In DeMaria’s estimation, many graduates of surgery programs can’t perform minimally invasive surgeries without a robot, which could limit the reach of surgeons into rural and financially underprivileged areas. This might force hospitals without robots to funnel patients to regional hubs. And many prospective surgical residents specifically ask if the program they will attend teaches robot techniques.

But the robotic surgery toothpaste may already be out of the tube. DeMaria believes that the inevitable shift to robotic surgery will likely be a net positive, even if the road to get there is bumpy.

DeMaria said Brody already trains surgical students in laparoscopy, a minimally invasive technique, because it is “irresponsible” to train open surgery – the complications and risk to patients is just too great when proven, minimally invasive methods are available.

He also has hope that costs will continue to fall as competition opens up to the several dozen companies that are working to bring surgical robots to the market in the U.S.

Doctors at ECU Health Medical Center perform a cardiovascular surgery.

A plus for future Brody surgical program graduates that robots promise is a potential decrease in the wear and tear on a surgeon’s body.

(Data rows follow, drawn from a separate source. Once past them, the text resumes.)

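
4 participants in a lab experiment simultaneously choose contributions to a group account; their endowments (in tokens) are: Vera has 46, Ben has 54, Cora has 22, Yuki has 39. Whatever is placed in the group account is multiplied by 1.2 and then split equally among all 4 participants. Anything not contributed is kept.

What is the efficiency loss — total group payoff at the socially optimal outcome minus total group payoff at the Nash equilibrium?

32.20 tokens

The private return per contributed unit is 1.2/4 = 0.3000 < 1 for every player regardless of endowment, so the Nash equilibrium is zero contribution and the group total is Σ E_j = 46 + 54 + 22 + 39 = 161.
Each contributed unit returns 1.200 to the group, so the social optimum is full contribution by everyone: group total = 1.200 × 161 = 193.20.
Efficiency loss = (1.200 − 1) × 161 = 32.20.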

“It’s probably career extending for surgeons because they’re not at the table with their shoulders in a weird position; they’re sitting at a console which is more neutral, so their spine isn’t being damaged over time,” DeMaria said.

Access to care

One of the significant challenges for a state like North Carolina, with underserved, rural populations, is access to care. A little over 10% of North Carolinians are uninsured, particularly in rural areas. While health care access has improved nationally in recent years, racial disparities persist, with many black and Hispanic residents unable to receive quality care.

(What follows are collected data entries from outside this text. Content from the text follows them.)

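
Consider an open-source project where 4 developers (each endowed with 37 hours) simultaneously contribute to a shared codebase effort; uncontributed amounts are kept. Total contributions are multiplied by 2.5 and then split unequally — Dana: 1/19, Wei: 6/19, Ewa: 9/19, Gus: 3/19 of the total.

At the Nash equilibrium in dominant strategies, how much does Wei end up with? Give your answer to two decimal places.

A player with share s gets back 2.5·s per unit contributed, so full contribution is dominant for anyone with s > 1/2.5 = 0.4000 and zero contribution is dominant for anyone below.
Only Ewa (9/19) clears that bar, contributing 37; the remaining 3 contribute 0. Total contributed: 37.
Wei keeps 37 and receives 2.5 × 37 × 6/19 = 29.21 from the shared codebase effort, for a payoff of 66.21.

66.21 hours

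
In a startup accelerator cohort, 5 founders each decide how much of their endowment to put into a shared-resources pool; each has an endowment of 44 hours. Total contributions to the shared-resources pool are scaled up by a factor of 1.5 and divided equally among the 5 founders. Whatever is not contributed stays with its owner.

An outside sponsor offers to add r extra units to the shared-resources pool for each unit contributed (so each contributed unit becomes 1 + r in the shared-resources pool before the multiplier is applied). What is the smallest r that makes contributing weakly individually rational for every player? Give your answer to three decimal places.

2.333

With matching at rate r, one contributed unit becomes (1 + r) in the shared-resources pool and returns 1.5 × (1 + r) / 5 to the contributor.
Setting this equal to 1: 1 + r = 5/1.5 = 3.3333.
So the minimum matching rate is r = 3.3333 − 1 = 2.333.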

“If we really wanted to fix population health in eastern North Carolina, we need to put the money on access; when you’re spending the money on robots, you’re taking money away from access,” Whiteside said.

For those who favor progress, Parker said the argument might be that unless you train doctors in new techniques, there will be no one capable of bringing advances like robotic surgery, which hold incredible potential for cost savings and improved patient outcomes, into the rural present.

The complexity of America’s for-profit health care system adds another wrinkle to the ethics debate for the education of student doctors – at what point is a technique or medication seen as efficacious enough to make fiscal sense for insurers, which increases the likelihood of impacting underserved population?

“There is a class of medicines called SGLT 2 inhibitors that showed a lot of promise as diabetic drug and then started showing benefits for heart failure and kidney patients,” Parker said. “Initially the insurance companies paid for existing drugs that were cheaper, and then studies started to pile up, organizations that create guidelines for care started recommending them and the insurance companies had to pay attention.”

While perspectives on how best to spend scarce health care funding are often at odds, researchers and professors at Brody share a common goal – training doctors to think critically about the welfare of their patients and balance proven techniques with the adoption of groundbreaking technology that will improve lives across North Carolina.